In Part 2 I described the algorithms that need to be implemented in order to transform the base matrix of an LDPC code into a reduced form that can be used by a practical encoder. As I mentioned in Part 1, we originally built a very straightforward Python implementation, where the matrix was represented literally as a bunch of rows of 0s (mostly) and 1s (rarely). Extrapolating from its performance with toy-sized codes, it would have taken months or years to reduce a life-sized (>32K bits) code. We needed something a bit faster, like a few seconds, so I set out on a C++ implementation. C++ is naturally 20-50 times faster than Python, but it would take a lot more than that.
The first, obvious, step was to change the representation to a sparse array, where only the 1 values are held explicitly. The Python code spent most of its searching arrays of 0s trying to find the occasional 1, adding a further O(n) to its execution time.
During the first phase, all the work consists of swapping rows and columns. To support this efficiently, the sparse array consists of "bitnodes" representing a 1. They are linked into lists both for the row and for the column, and contain pointers back to each of these. This means that when rows are swapped, the columns get to find out about it with no further work, and vice versa. The implementation makes extensive use of the Boost intrusive library, about which I've already eulogized. In the original implementation, the row and column lists were held in order, though I ended up rethinking this later. Here is the structure of a bitnode:
typedef bi::set_member_hook<bi::link_mode<bi::auto_unlink> > row_hook_t;
typedef bi::list_member_hook<bi::link_mode<bi::auto_unlink> > col_hook_t;
// member functions follow
Note the use of the intrusive member hooks, which allow the same structure to be linked into several lists (or sets). The backpointers to the row and column allow the row and column numbers to be tracked as they are swapped, which would not be the case if they were held explicitly.

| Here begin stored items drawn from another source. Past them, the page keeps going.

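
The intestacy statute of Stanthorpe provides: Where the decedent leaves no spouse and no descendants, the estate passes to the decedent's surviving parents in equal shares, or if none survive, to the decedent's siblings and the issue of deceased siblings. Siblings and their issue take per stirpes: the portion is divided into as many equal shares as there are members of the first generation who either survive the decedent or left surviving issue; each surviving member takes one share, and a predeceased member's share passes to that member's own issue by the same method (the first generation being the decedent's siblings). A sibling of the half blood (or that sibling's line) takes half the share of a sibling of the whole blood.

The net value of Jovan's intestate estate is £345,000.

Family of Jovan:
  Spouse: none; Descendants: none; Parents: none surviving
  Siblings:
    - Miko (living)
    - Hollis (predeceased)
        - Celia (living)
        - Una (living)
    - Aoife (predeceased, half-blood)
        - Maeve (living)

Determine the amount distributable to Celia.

The entire £345,000 passes to the siblings and their issue.
Counting each half-blood sibling's line as half a unit, there are 5/2 units in £345,000, so one unit is £138,000. Whole-blood lines (Miko and Hollis) take £138,000 each; half-blood lines (Aoife) take £69,000 each.
Hollis's share (£138,000) is divided into 2 shares of £69,000: Celia and Una each take £69,000.
Aoife's share (£69,000) passes entirely to Maeve.

Celia receives £69,000.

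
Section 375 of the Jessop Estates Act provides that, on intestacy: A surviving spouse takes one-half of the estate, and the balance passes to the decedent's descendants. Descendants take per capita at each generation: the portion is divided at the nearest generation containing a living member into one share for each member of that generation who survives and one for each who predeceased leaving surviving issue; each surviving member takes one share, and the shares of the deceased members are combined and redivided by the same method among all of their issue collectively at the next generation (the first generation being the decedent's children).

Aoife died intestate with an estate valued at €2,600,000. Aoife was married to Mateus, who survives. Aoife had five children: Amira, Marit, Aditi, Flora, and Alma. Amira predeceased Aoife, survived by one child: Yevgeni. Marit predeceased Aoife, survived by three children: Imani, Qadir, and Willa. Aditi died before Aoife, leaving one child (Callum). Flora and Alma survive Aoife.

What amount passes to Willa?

Mateus takes one-half of €2,600,000 = €1,300,000. The remaining €1,300,000 passes to the descendants.
The descendants' portion (€1,300,000) is divided at the children's generation into 5 shares of €260,000. Flora and Alma each take €260,000. The 3 shares of the deceased (Amira, Marit, and Aditi) are combined into a pool of €780,000.
That pool (€780,000) is divided at the grandchildren's generation equally among Yevgeni, Imani, Qadir, Willa, and Callum: €156,000 each.

Willa receives €156,000.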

This basic implementation worked well for codes with a column weight of 3, taking about 300 seconds to transform a 32K bit code. For a column weight of 5, though, which results in a much larger gap, it was unusable.
A little instrumentation showed that all the time was spent adding rows together. In the set-based implementation of sparse rows, every addition involved either the creation or the deletion of a node in a tree, a relatively expensive operation. The solution was to switch to a dense representation for the gap rows only. So, just before starting phase 2 (elimination of the ones in the F region of the matrix), the gap rows are converted to a dense representation, with one bit per possible position. This is simple enough in theory but took a lot of reworking of other structures, such as the columns. It was worth it, though: the time dropped to around 60 seconds for the column weight 3 codes, and to around 300 seconds for the column weight 5 ones.

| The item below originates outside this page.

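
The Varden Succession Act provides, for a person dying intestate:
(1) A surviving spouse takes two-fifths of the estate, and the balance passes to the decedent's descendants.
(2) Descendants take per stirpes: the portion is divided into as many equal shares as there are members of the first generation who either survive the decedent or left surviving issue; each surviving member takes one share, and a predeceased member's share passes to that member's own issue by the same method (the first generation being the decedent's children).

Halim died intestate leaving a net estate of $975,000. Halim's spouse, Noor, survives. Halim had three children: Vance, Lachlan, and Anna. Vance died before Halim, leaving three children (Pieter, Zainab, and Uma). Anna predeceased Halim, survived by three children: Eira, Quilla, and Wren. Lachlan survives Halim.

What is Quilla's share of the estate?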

Adding a sparse row to a dense row means walking the bitnodes in the sparse row and xor'ing the corresponding bit. Adding a dense row is just a tight loop xor'ing the 32-bit words together, an O(n) operation. These two inner loops are the key to performance - we'll come back to them later.
As always, when you speed up one part, you find another bottleneck. In this case it was phase 1 again. The best column to swap when making the diagonal was selected by simply scanning them linearly, which is obviously expensive. The solution was to keep a constantly-sorted list of the best one - actually a priority queue, implemented yet again as a boost intrusive set. However this changes constantly - when a row has been incorporated into the lower triangle, the columns it contains now have one less 1 in the region of interest. Increasing the gap also affects it. Fortunately, the row structure makes it easy to update just the columns that are directly affected, which is O(b), and then to correct their position in the list. Hence the total operation each time is O(b log(n)) which is much better than than O(n) as previously.
For a column weight of 3, this made phase 1 practically disappear as a performance concern, as I expected. But for a column weight of 5, it was still taking the majority of the time - which I didn't expect. Further analysis showed that keeping the columns in order was very expensive. Every time a row was moved to the gap, every column had to be re-sorted. On further thought, there is only one time when it helps for a column to be sorted, which is when it is being processed as the diagonal element. So just sorting it there, once per column, would work just as well and remove an O(n) element from the algorithm With this change, phase 1 moved down into the noise - for a column weight 3 code, it is about 4% of the total time.
At this point there are no further fundamental improvements to be made - the order of work to be done for each phase cannot be reduced. Further improvement can only come by coding optimizations, which will be discussed in Part 4.